Lakeland Odyssey – Chillán to Chiloé
Best for: hiking, mountain biking, whitewater rafting, Mapuche culture, camping
Route: Chillán – Temuco – Pucón – Valdivia – Frutillar – Puerto Varas – Puerto Montt – Chiloé
When to go? Shoulder season (Oct-Nov and Mar-Apr), when it’s mild but not overly busy. Check on volcanic activity before booking.
This latitude boasts some of the most remarkable and visitor-friendly sites in all Chile. Explore a string of impressive volcanoes (Osorno, Villarrica and Lanin are stunners); more than a dozen national parks with trails and conditions perfect for hiking and camping; several beautiful lakes; and plenty of native Mapuche culture – southern South America’s one surviving indigenous group.

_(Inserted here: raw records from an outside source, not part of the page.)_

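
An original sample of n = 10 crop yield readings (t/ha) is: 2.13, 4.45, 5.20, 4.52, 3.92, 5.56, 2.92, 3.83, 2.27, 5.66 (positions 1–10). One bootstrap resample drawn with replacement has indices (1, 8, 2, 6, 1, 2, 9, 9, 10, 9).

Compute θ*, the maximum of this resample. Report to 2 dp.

θ* = 5.66

Resample values: 2.13, 3.83, 4.45, 5.56, 2.13, 4.45, 2.27, 2.27, 5.66, 2.27.
Maximum = 5.66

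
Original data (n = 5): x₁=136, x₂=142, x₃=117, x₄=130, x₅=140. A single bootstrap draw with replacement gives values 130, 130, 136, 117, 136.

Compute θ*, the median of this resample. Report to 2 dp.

Sorted: 117, 130, 130, 136, 136
Median = middle value = 130.00

θ* = 130.00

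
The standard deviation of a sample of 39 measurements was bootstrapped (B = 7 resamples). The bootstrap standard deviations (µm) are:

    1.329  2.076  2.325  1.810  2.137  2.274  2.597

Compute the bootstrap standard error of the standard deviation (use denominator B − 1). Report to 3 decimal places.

Bootstrap SE is the standard deviation of the 7 replicate standard deviations.
Mean of replicates: (1.329 + 2.076 + 2.325 + 1.810 + 2.137 + 2.274 + 2.597) / 7 = 14.5480 / 7 = 2.0783
Sum of squared deviations: (−0.7493)² + (−0.0023)² + (+0.2467)² + (−0.2683)² + (+0.0587)² + (+0.1957)² + (+0.5187)² = 1.0051
Variance = 1.0051 / 6 = 0.1675
SE* = √0.1675

SE* = 0.409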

Chillán is familiar to locals as a ski resort, but it’s also the terminus of the country’s one extant inter-city railway. From here it’s an easy drive down the Panamerican to Temuco, formerly a frontier town between European and Mapuche Chile. It was also once home to two Nobel Prize-winning authors: Gabriela Mistral and Pablo Neruda – the latter of whom once declared the town Chile’s ‘Wild West’.
South of Temuco, be sure to detour into the forested foothills of the Andes if you’re driving. From here the route zigzags as it skirts the superb parks of Villarrica – where Pucón NP is a major adventure tourism hub – and Vicente Pérez Rosales. Camping is excellent around the lakes, and there’s a good variety of lodgings, places to eat and services around Puerto Varas and Frutillar.
The journey ends in the salmon-cultivating city of Puerto Montt, from where ferries leave for Chiloé, a rain-prone but fascinating island with its own native and post-colonial history and some good campsites.